Multicultural Education: Developing Awareness and Tolerance
Multicultural education has three pillars—
(1) helping students learn about other cultures,
(2) increasing tolerance and appreciation for other cultures, and (3) creating “shared” cultures (McDonough, 2005).
Multicultural education is used worldwide and, in many countries, is the underpinning of democratic or citizenship education (Fujikane, 2003). Nieto (2004) explained an ideal for multicultural education:It challenges and rejects racism and other forms of discrimination in schools and society and accepts and affirms the pluralism (ethnic, racial, linguistic, religious, economic, and gender, among others) that students, their communities, and teachers reflect... multicultural education promotes democratic principles of social justice. (p. 346)
Multicultural education seeks to prevent and reduce bias and prejudice, so some educators also use the term antibias education. These efforts are built on research that suggest basic conditions necessary to reduce hostility and intergroup conflict and bias: a supportive environment, maintenance of relatively equal status between groups, close contact among group members, and an environment of cooperation and task interdependence for achievement of a valued outcome. Pettigrew and Tropp (2000) conducted a meta-analysis of 203 studies on intergroup contact as an influence on prejudice. Ninety-four percent of these studies found that when contact occurred under these conditions, prejudice was significantly reduced.
One example of multicultural education and CRE designed to reduce prejudice was the Community Peace and Safety Networks project in South Africa in 1995 to 1997 (Jones, 2005). In 1995, a year after Nelson Mandela had been elected, a team of U.S. and South African educators and community members from diverse South African cultural groups developed mediation programs linking communities and schools in Johannesburg.
The South African team included members from two Black African townships (Soweto and Thokoza), an Afrikaans community, and a British community. In each community, a school-based conflict education and mediation program was created in a high school and linked with a community mediation center.Multicultural and antibias education addresses all aspects of difference and diversity that may separate people into in-groups and out-groups. For example, sexual harassment is a form of bullying based on gender discrimination. According to an American Association of University Women study of 2,064 K-12 students, four out of five students experience sexual harassment in school, approximately 33% first experience harassment prior to the 6th grade, and almost half of 7th to 12th graders experienced sexual harassment during the school year of the survey (cited in Lichty, Torres, Valenti, Valenti, & Buchanan, 2008). These problems are not unique to the United States. Attar-Schwartz (2009) surveyed a nationally representative sample of 16,604 students in Grades 7 through 11 in 327 Israeli schools about sexual harassment.

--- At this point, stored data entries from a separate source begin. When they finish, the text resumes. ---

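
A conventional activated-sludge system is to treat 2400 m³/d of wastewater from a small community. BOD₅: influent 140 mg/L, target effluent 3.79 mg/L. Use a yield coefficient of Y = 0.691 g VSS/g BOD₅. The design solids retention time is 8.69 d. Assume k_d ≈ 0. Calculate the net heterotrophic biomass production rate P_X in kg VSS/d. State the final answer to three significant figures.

P_X ≈ 226 kg VSS/d

With endogenous decay neglected, the observed yield equals the true yield: Y_obs = Y = 0.691 g VSS/g BOD₅.
Q·(S₀ − S) = 2400 × (140 − 3.79) × 10⁻³ = 326.9 kg/d removed.
P_X = Y_obs · Q(S₀ − S) = 0.6910 × 326.9 = 225.9 kg VSS/d.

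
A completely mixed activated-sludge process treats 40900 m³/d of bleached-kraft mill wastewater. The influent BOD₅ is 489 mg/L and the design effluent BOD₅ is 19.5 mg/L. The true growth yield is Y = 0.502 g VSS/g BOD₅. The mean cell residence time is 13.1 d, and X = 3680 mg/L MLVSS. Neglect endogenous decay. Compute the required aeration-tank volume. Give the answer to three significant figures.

V·X = Y·Q·ΔS·θ_c gives V = 0.502 × 40900 × (489 − 19.5) × 13.1 / 3680 = 34315 m³.

V ≈ 34300 m³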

About one fourth of the students were victims of at least one unwanted and unwelcome act of harassment by peers in the prior month.
Multicultural education also embraces linguistic diversity and multilingual teaching. Powerful examples can be seen in the use of bilingual (Arabic-Hebrew) education in Palestinan-Jewish schools. Zvil Bekerman and his colleagues (Bekerman, Habib, & Shhadi, 2011) show how bilingual education in very high conflict situations changes children’s perceptions of ethnic and national identities and hopes for building a future together rather than a future “against” the other. They conclude that using the languages of the children’s cultures in their learning is a
“deep” infusion of respect for difference. This language sensitivity is increasingly relevant to U.S. schools as well, where the number of bilingual students has increased from 1 in 10 students in the late 1970s to 1 in 5 students today (Scanlan, 2011).